Nadal possess all the shots in the book; an incisive forehand a deft touch at the net and a decent counter-punching backhand. All these pieces need to be assembled to constitute a new playing model.
He needs to abandon his defense-centered gameplay, and adopt a more offensive posture featuring an attempt to shorten the points, make far more net approaches and pulling the trigger early on in a rally.
New coach needed?
More importantly perhaps, he should make an addition to his support team to break the monotonous blueprint that he is implementing. A new coach will bring with him/her new innovative ideas, a different view and definition of the perceived challenges and revitalize a fierce desire of winning.
Novak Djokovic, Roger Federer and Andy Murray have all benefited from teaming up with new coaches.

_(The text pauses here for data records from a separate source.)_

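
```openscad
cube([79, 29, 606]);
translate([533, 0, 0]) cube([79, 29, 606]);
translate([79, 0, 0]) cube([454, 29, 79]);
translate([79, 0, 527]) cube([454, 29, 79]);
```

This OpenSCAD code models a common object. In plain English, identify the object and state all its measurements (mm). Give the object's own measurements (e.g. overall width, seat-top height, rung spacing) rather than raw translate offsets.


A rectangular picture frame lying in the x–z plane (depth along y). The opening is 454 mm wide (x) by 448 mm tall (z), surrounded by a border 79 mm wide on all four sides. The frame is 29 mm deep and is made of two full-height vertical stiles with two horizontal rails fitted between them.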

For Nadal, desperate to witness change in his form, a change in coaching team is where it can all start for him.
Then, another area where Nadal can do a bit of tweaking is his season schedule. He needs to cut it short, skip a couple of ATP Masters 1000 events and shift his entire focus on grand slam events. That is one way for him to better manage his fitness problems in a punishing eleven-month season.
Trepidation and nerves have been all too visible in Nadal’s outings of late. Often just hoping to draw errors from the opponent’s racquet, but making shots far too short for that to happen, players are clubbing winners against him for sport.
Nadal needs to change this homogeneity in his game. With the varying demands and requirements of the contemporary era, he should make necessary adjustments and start evolving to once again reinvigorate his status as one of the game’s heavyweights.
Federer was right about Nadal all those years ago when he said his game was too predictable. A compliment though at the time, it now presents the biggest impediment in his path to reinstatement.
And now is the time for him to act. Refresh his coaching team, chalk out a strategy conscientious of the current challenges and execute it in the coming months.
He may not be a frontrunner anymore, but he has it in him to once again make a strong comeback. If he does make the necessary adjustments as discussed, I am confident we will see a completely different Nadal to what we have witnessed this year.
Federer is thriving under the tutelage of a new coaching regime and invented the SABR (Sneaky Attack By Roger) shot. Let us hope Nadal is also in his lab right now inventing his own new shots to prove that he is not predictable.